A company might offer:
- A Section 125 plan for payroll deduction of health insurance premiums and an FSA for out-of-pocket costs
- A QSEHRA for small-business employees to reimburse individual market premiums
- An HDHP with HSA contribution as the main health insurance option
An employee enrolled in the HDHP could contribute to the HSA (employer and/or personal contributions). They could also use a Section 125 FSA to cover costs not eligible for HSA (like non-qualified over-the-counter items) or save for future expenses.
The general rule: Section 125 is the umbrella. Within that framework, other accounts and plans (HSA, HRA, FSA) can operate.
Questions to Ask When Evaluating
When you’re looking at your benefits options or designing a plan for your company, these questions help clarify which approach makes sense:
If you’re an employee:
- What health plans does my employer offer? (HDHP with HSA option? Traditional PPO?)
- How much do I expect to spend on healthcare this year?
- How much do I want to self-insure vs. prepay?
- Do I prefer flexibility to carry over unused funds, or do I want to predict spending closely?
- What happens to these accounts if I leave the company?
If you’re an employer:
- How many employees do I have? (Very small companies may find Section 125 setup disproportionately burdensome.)
- What’s my goal: reduce employee premium costs, encourage preventive care, help with out-of-pocket spending?
- Do I want to contribute money, or just allow employees to use pre-tax dollars?
- What’s my payroll system capability? (Some systems make FSA/HRA integration easy; others don’t.)
- What plan options do I currently offer?
The Bottom Line
Section 125 is the tax-advantaged payroll framework that makes pre-tax benefit deductions possible. HRA and HSA are specific types of accounts—HRA is employer-funded reimbursement, HSA is employee-owned and invested.

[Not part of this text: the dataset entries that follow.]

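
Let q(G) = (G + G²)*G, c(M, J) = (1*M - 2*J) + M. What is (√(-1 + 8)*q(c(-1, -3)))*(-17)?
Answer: -1360*√7 ≈ -3598.2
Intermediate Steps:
c(M, J) = -2*J + 2*M (c(M, J) = (M - 2*J) + M = -2*J + 2*M)
q(G) = G*(G + G²)
(√(-1 + 8)*q(c(-1, -3)))*(-17) = (√(-1 + 8)*((-2*(-3) + 2*(-1))²*(1 + (-2*(-3) + 2*(-1)))))*(-17) = (√7*((6 - 2)²*(1 + (6 - 2))))*(-17) = (√7*(4²*(1 + 4)))*(-17) = (√7*(16*5))*(-17) = (√7*80)*(-17) = (80*√7)*(-17) = -1360*√7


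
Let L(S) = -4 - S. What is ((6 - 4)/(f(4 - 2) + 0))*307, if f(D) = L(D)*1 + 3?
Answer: -614/3 ≈ -204.67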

All three reduce the after-tax cost of healthcare. Which one makes sense depends on your situation: company size, employee healthcare spending patterns, employer budget, and individual risk tolerance.
Understanding these options helps you have a more informed conversation with your benefits advisor or payroll provider. The goal is to pick the combination that reduces costs for both the company and employees while fitting your specific needs.